Pension Funds Should Be Resilient To Turbulent Economic Conditions
The recession has affected pensions all over the world
, but up until now Central European pensions seemed to have resisted. There is a possibility that European governments could use the global economic downturn as an excuse to U-turn on important pension reforms.
According to data compiled by the Organisation for Economic Co-operation and Development (OECD), private pension funds lost twenty-three per cent of their value last year. The stock market collapse has evolved into a full-blown economic crisis, with pension funds falling from falling earnings and rising unemployment. Public pensions are being affected by the rise in unemployment and fiscal stimuli promised by the government putting a strain on the public purse.

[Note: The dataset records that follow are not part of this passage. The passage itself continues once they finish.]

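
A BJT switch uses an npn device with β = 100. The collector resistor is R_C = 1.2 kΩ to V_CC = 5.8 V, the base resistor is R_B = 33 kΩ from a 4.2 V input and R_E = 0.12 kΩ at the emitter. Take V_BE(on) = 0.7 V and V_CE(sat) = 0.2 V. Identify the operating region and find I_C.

Assume active: I_B = (4.2 − 0.7)/(33 + 101×0.12) = 0.0776 mA, I_C = β·I_B = 7.76 mA.
Then V_CE = 5.8 − 7.76×1.2 − 7.83×0.12 = -4.45 V < 0.2 V — the active assumption fails.
Re-solve with V_CE = 0.2 V. KCL at the emitter: V_E/R_E = (V_BB−0.7−V_E)/R_B + (V_CC−0.2−V_E)/R_C, giving V_E = 0.519 V.
I_C = (V_CC − 0.2 − V_E)/R_C = (5.6 − 0.519)/1.2 = 4.23 mA.
Check: I_B = (3.5 − 0.519)/33 = 0.0903 mA, and β·I_B = 9.03 mA > I_C, confirming saturation.

saturation; I_C ≈ 4.2 mA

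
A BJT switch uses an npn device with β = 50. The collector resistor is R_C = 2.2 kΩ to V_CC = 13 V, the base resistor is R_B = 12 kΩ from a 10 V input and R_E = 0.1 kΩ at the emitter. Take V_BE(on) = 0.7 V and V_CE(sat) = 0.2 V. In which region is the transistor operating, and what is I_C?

Assume active: I_B = (10 − 0.7)/(12 + 51×0.1) = 0.544 mA, I_C = β·I_B = 27.2 mA.
Then V_CE = 13 − 27.2×2.2 − 27.7×0.1 = -49.6 V < 0.2 V — the active assumption fails.
Re-solve with V_CE = 0.2 V. KCL at the emitter: V_E/R_E = (V_BB−0.7−V_E)/R_B + (V_CC−0.2−V_E)/R_C, giving V_E = 0.626 V.
I_C = (V_CC − 0.2 − V_E)/R_C = (12.8 − 0.626)/2.2 = 5.53 mA.
Check: I_B = (9.3 − 0.626)/12 = 0.723 mA, and β·I_B = 36.1 mA > I_C, confirming saturation.

saturation; I_C ≈ 5.5 mA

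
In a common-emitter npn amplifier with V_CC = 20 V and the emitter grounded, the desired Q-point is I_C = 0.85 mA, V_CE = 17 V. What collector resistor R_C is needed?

R_C ≈ 3.5 kΩ

Collector loop: V_CC = I_C·R_C + V_CE.
R_C = (V_CC − V_CE)/I_C = (20 − 17)/0.85 = 3.53 kΩ.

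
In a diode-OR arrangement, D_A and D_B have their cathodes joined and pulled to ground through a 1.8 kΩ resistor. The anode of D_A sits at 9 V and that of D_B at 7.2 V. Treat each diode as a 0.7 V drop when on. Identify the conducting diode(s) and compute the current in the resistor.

Assume both conduct. Then node N would need to be at both 9−0.7 = 8.3 V and 7.2−0.7 = 6.5 V, which is impossible.
Assume only D_A conducts: V_N = 9 − 0.7 = 8.3 V, so I_R = 8.3/1.8 = 4.61 mA.
Check D_B: its anode-to-cathode voltage is 7.2 − 8.3 = -1.1 V < 0.7 V, so it is off. The assumption is consistent.

Only D_A conducts; I_R ≈ 4.6 mA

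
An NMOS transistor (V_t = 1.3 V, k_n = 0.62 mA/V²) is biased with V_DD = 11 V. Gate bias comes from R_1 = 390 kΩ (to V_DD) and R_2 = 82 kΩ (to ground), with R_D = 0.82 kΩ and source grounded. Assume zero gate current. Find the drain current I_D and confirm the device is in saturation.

I_D ≈ 0.12 mA

V_G = V_DD·R_2/(R_1+R_2) = 11×82/472 = 1.91 V. With the source grounded, V_GS = V_G = 1.91 V.
Assume saturation: I_D = (k_n/2)(V_GS − V_t)² = (0.62/2)×(1.91 − 1.3)² = 0.31×0.611² = 0.116 mA.
V_DS = V_DD − I_D·R_D = 11 − 0.116×0.82 = 10.9 V.
Saturation requires V_DS ≥ V_GS − V_t = 0.611 V; 10.9 ≥ 0.611 ✓.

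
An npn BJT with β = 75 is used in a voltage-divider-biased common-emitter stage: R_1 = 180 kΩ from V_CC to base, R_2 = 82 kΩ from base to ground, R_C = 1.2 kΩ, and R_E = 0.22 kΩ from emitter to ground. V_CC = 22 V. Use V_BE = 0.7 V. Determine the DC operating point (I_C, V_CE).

Thevenize the base divider: V_Th = V_CC·R_2/(R_1+R_2) = 22×82/262 = 6.89 V, R_Th = R_1‖R_2 = 56.3 kΩ.
Base-emitter loop: V_Th = I_B·R_Th + V_BE + (β+1)I_B·R_E, so I_B = (6.89 − 0.7) / (56.3 + 76×0.22) = 0.0847 mA.
I_C = β·I_B = 75×0.0847 = 6.35 mA, and I_E = (β+1)I_B = 6.43 mA.
V_CE = V_CC − I_C·R_C − I_E·R_E = 22 − 6.35×1.2 − 6.43×0.22 = 13 V.
V_CE = 13 V > 0.2 V confirms active-region operation.

I_C ≈ 6.4 mA, V_CE ≈ 13 V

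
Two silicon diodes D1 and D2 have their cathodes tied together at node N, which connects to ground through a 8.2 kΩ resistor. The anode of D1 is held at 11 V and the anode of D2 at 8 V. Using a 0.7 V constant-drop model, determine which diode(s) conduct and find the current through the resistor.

Only D1 conducts; I_R ≈ 1.3 mA

Assume both conduct. Then node N would need to be at both 11−0.7 = 10.3 V and 8−0.7 = 7.3 V, which is impossible.
Assume only D1 conducts: V_N = 11 − 0.7 = 10.3 V, so I_R = 10.3/8.2 = 1.26 mA.
Check D2: its anode-to-cathode voltage is 8 − 10.3 = -2.3 V < 0.7 V, so it is off. The assumption is consistent.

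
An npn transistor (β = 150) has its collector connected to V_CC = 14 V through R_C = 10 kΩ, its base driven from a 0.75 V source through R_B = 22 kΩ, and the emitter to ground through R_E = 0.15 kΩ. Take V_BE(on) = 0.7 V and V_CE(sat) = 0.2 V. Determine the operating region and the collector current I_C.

Assume active. Base-emitter loop: I_B = (V_BB − V_BE)/(R_B + (β+1)R_E) = (0.75 − 0.7)/(22 + 151×0.15) = 0.00112 mA.
I_C = β·I_B = 150×0.00112 = 0.168 mA.
V_CE = V_CC − I_C·R_C − I_E·R_E = 14 − 0.168×10 − 0.169×0.15 = 12.3 V > V_CE(sat), so the active-region assumption holds.

active; I_C ≈ 0.17 mA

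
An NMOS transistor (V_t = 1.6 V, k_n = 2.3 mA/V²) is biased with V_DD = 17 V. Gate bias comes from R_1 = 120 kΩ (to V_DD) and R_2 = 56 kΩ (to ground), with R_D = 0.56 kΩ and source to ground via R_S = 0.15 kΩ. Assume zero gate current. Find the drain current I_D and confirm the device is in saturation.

I_D ≈ 7.9 mA

V_G = V_DD·R_2/(R_1+R_2) = 17×56/176 = 5.41 V.
Assume saturation: I_D = (k_n/2)(V_GS − V_t)² with V_GS = V_G − I_D·R_S = 5.41 − 0.15·I_D.
Substituting gives 0.0259·I_D² − 2.31·I_D + 16.7 = 0, with roots I_D = 7.91 or 81.5 mA.
The root I_D = 81.5 mA gives V_GS = -6.82 V ≤ V_t, so take I_D = 7.91 mA.
Then V_GS = 4.22 V and V_DS = V_DD − I_D(R_D+R_S) = 17 − 7.91×0.71 = 11.4 V.
Saturation requires V_DS ≥ V_GS − V_t = 2.62 V; 11.4 ≥ 2.62 ✓.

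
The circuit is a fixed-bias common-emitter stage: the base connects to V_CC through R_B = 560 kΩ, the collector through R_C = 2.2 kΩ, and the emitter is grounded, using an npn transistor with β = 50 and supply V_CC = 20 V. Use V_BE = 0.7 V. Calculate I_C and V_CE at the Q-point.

Base loop: V_CC = I_B·R_B + V_BE, so I_B = (20 − 0.7)/560 kΩ = 0.0345 mA.
In the active region I_C = β·I_B = 50 × 0.0345 = 1.72 mA.
Collector loop: V_CE = V_CC − I_C·R_C = 20 − 1.72×2.2 = 16.2 V.
Since V_CE = 16.2 V > V_CE(sat) ≈ 0.2 V, the transistor is in the active region as assumed.

I_C ≈ 1.7 mA, V_CE ≈ 16 V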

The biggest pension fund loss was felt in Ireland, where losses of 37 per cent were recorded. The Czech Republic experienced the smallest losses, at below ten per cent.
Stock markets globally have lost value since last year, so the diverse range of private pension fund losses can't be explained by relative losses in the markets. How these pension funds were invested seems to be a more important factor. While stock markets in OECD countries fell by around 45 per cent in 2008, Government bonds tended to rise, with the international index up by over seven per cent in 2008.
The countries whose pension funds invested more in bonds than in stocks like the Czech Republic and Slovakia seemed to have fared better than English-speaking countries where pension funds tended to be invested in equities.
Poland's private pension funds lost more than other Central European countries because of a law which was supposed to aid the Polish stock market. Open Pension Funds (OPFs) are limited to investing only 5% of their assets outside Poland. While this had meant the Warsaw Stock Exchange is important to the region, but the over-population of funds in the local market drove the over-valuation of Polish stocks; a bubble which burst when the economic crisis swept through.
While private financial sources make up over forty per cent of retirement incomes in Australia, Canada, the UK and US, they only make up five per cent of incomes in Austria, the Czech Republic, Slovakia, Hungary and Poland.
For younger workers in these areas though, pensions are expected to provide a significant chunk of retirement incomes. Pension funds should be resilient to turbulent economic conditions.